In “Duke: A Life of Duke Ellington” (Gotham, 483 pages), the veteran critic, musician and playwright has his work cut out for him. Ellington is more of an enigma than Armstrong, harder to penetrate, self-centered and a bit on the shady side. However, Teachout manages to turn in another bravura performance chronicling the life of the man he deems America’s greatest composer.

Ellington wrote or co-wrote more than 1,500 songs in his six decades of touring and recording, including stone-cold standards like “Take the A-Train,” “Sophisticated Lady,” “It Don’t Mean a Thing if It Ain’t Got that Swing,” “Moon Indigo,” and “Don’t Get Around Much Anymore.” A larger than life presence, he was an integral part of the American musical landscape from the jazz age to the Nixon years, outlasting trends and scoring more comebacks than 2013 Patriots.

How did this man, a grandson of slaves, high school dropout, son of Washington’s U Street, and “somewhat better-than-average stride pianist largely devoid of formal musical training” scale such heights?

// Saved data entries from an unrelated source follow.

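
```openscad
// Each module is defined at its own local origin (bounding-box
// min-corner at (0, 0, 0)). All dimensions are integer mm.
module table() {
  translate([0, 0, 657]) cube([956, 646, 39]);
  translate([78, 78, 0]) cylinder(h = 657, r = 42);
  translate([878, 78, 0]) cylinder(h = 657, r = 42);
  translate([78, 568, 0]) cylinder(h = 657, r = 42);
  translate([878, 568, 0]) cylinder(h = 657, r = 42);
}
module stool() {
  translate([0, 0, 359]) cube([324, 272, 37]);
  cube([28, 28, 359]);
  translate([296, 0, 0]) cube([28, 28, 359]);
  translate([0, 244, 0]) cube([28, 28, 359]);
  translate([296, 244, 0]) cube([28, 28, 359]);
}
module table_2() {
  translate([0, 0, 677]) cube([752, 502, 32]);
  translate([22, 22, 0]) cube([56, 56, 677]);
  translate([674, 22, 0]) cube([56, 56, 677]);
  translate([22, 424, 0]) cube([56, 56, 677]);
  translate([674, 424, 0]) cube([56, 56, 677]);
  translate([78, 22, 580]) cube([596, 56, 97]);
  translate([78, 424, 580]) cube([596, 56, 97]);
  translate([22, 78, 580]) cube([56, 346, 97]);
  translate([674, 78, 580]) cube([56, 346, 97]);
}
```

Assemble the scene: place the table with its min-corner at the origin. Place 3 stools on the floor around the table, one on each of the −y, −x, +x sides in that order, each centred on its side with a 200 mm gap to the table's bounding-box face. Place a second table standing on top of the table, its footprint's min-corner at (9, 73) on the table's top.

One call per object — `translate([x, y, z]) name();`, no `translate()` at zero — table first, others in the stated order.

table();
translate([316, -472, 0]) stool();
translate([-524, 187, 0]) stool();
translate([1156, 187, 0]) stool();
translate([9, 73, 696]) table_2();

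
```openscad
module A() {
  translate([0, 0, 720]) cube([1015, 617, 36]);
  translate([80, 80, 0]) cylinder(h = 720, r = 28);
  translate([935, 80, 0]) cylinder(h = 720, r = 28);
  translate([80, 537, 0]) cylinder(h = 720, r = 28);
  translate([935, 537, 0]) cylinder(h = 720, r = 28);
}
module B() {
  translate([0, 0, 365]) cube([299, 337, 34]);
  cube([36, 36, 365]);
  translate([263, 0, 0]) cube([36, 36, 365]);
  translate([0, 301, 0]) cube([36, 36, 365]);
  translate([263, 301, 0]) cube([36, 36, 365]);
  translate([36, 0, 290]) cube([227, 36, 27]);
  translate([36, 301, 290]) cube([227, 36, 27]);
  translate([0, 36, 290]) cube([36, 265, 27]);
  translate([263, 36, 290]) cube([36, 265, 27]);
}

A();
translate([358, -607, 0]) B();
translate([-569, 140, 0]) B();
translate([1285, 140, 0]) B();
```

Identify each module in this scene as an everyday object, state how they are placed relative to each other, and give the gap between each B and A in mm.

Each stool's nearest face is 270 mm from the table's bounding box.

A is a table. B is a stool. Three stools sit around the table at the −y, −x, +x sides. The gap between each stool and the table is 270 mm.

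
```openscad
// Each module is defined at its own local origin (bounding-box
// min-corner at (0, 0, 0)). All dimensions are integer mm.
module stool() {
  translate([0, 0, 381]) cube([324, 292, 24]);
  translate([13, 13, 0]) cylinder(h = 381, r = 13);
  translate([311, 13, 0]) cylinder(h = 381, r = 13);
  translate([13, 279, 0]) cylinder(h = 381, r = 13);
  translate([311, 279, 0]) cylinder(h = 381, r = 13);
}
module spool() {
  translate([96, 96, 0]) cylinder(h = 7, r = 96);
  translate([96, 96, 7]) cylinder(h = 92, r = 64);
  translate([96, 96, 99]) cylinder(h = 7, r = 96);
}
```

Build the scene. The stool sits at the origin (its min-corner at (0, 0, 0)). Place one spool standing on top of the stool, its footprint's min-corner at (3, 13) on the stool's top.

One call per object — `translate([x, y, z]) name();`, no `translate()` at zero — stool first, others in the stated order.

stool();
translate([3, 13, 405]) spool();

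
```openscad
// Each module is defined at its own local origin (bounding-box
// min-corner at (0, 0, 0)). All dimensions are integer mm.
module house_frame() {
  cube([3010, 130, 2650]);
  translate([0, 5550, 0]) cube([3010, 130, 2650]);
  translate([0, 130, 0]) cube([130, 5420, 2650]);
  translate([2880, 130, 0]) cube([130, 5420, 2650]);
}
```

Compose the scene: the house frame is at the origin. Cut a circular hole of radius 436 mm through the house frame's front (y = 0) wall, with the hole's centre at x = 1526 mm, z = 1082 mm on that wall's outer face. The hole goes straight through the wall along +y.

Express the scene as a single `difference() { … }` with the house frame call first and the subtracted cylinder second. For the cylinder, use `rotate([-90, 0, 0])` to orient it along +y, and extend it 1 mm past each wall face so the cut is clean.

difference() {
  house_frame();
  translate([1526, -1, 1082]) rotate([-90, 0, 0]) cylinder(h = 132, r = 436);
}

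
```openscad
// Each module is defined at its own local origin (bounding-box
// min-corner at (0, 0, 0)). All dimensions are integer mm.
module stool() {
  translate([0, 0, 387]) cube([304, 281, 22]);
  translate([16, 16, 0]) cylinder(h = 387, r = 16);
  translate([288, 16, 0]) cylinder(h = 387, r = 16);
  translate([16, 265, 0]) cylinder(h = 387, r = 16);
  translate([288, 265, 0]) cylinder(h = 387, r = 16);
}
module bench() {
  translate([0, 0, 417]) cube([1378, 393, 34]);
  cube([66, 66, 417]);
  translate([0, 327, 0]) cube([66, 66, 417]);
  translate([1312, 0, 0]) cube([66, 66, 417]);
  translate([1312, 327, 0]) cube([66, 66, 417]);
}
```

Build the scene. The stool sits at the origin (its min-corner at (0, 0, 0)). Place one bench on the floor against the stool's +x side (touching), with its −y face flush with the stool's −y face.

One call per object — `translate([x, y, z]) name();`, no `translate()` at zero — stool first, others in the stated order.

stool();
translate([304, 0, 0]) bench();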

Given that he was also short on melody-writing abilities and repeatedly failed at writing longer compositions, Ellington’s iconic status is more perplexing.

“Duke” provides the most comprehensive answer possible, as it details Ellington’s life and times, as well as his working methods, and the contributions of the talented men and women who created and played this timeless music. Always at center stage is the enigmatic man at the piano. Teachout weaves together biographical details with the aspects of Ellington’s personality that made him so compelling. Yes, he was charismatic, but he also hid his true self. “He talked not to explain himself but to conceal himself,” Teachout notes early on. And Ellington had a few skeletons that Teachout yanks out of the closet: womanizing and profligacy to name just two.

Yet, the best parts of “Duke” are when the author digs deep into the music. He points out that Ellington’s particular gifts were in harmonizing and orchestrating, and traces his roots back to the ragtime of his youth. “Most of the themes that he is known to have written himself… typically arise from and adumbrate their underlying harmonies rather than having a fully independent life of their own,” Teachout writes. Elsewhere, the author quotes the critic and musician Gunther Schuller, who said Ellington had achieved “the perfect balance between composition and improvisation,” and named this as the Duke’s greatest achievement.

Throughout, Teachout’s knowledge, interpretive skills and feel for the nuances of jazz are on display. It’s particularly effective in describing the arrival into Ellington’s life of musical wunderkind Billy Strayhorn, or when he takes a hard look at the composer’s triumph at Newport in 1956. The author also goes into great detail concerning Ellington’s working methods, which often included appropriating melodic phrases from his band members and using his compositional skills to build hit songs around them.

The life of Ellington has built-in drama by the score: his great moments often followed his lowest points. Teachout makes use of these dynamics to drive his narrative. Ellington was the jazz cat with nine lives, and “Duke” rides these waves like a great sax solo.

If there’s one thing I felt was missing throughout the book it was a visceral description of what made Ellington’s band so great. Hearing this music today (mp3s, no less) is no substitute for the group’s live presentations on those nights when everything was clicking. However, near the end of “Duke,” Teachout delivers the goods in the form of a quote by Norris Turney, who replaced Ellington’s legendary sax man Johnny Hodges in 1970: “When that band was really together, man, they really played. Such a sound you never heard before. I was in there… I’d be in that band with all the beautiful sounds floating around you – there was just nothing like it. I can’t explain it. It was the greatest experience of my life.”

“Duke,” shares the stories and performances that went in to creating those beautiful sounds.